A Collocation Method Based on the Central Part Interpolation for Integral Equations

Abstract

We study the integral equation

$$\displaystyle{ u(x) =\int \limits _{ 0}^{1}[a(x,y)\vert x - y\vert ^{-\nu } + b(x,y)]u(y)dy + f(x),\quad 0 \leq x \leq 1,\quad 0 <\nu < 1, }$$

(37.1)

where \(f \in C[0,1] \cap C^{m}(0,1)\), \(a,b \in C^{m}([0,1] \times (0,1))\), \(m \in \mathbb{N} = \left \{1,2,...\right \}\).
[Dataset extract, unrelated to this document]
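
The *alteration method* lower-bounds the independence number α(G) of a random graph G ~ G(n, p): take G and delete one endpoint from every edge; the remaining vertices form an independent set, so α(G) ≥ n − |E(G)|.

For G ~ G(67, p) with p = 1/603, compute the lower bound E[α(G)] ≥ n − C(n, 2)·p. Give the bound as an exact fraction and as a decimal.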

By C ^m(Ω) is meant the set of all m times continuously differentiable functions on Ω. By C[0, 1] is meant the Banach space of continuous functions \(u: [0,1] \rightarrow \mathbb{R} = (-\infty,\infty )\) with the usual norm \(\left \|u\right \|_{\infty } = \left \{\max \left \vert u(x)\right \vert: 0 \leq x \leq 1\right \}\).Denote by T the integral operator of equation (37.1):

$$\displaystyle{ (Tu)(x) =\int \limits _{ 0}^{1}[a(x,y)\vert x - y\vert ^{-\nu } + b(x,y)]u(y)dy\quad 0 \leq x \leq 1,\quad 0 <\nu < 1. }$$

(37.2)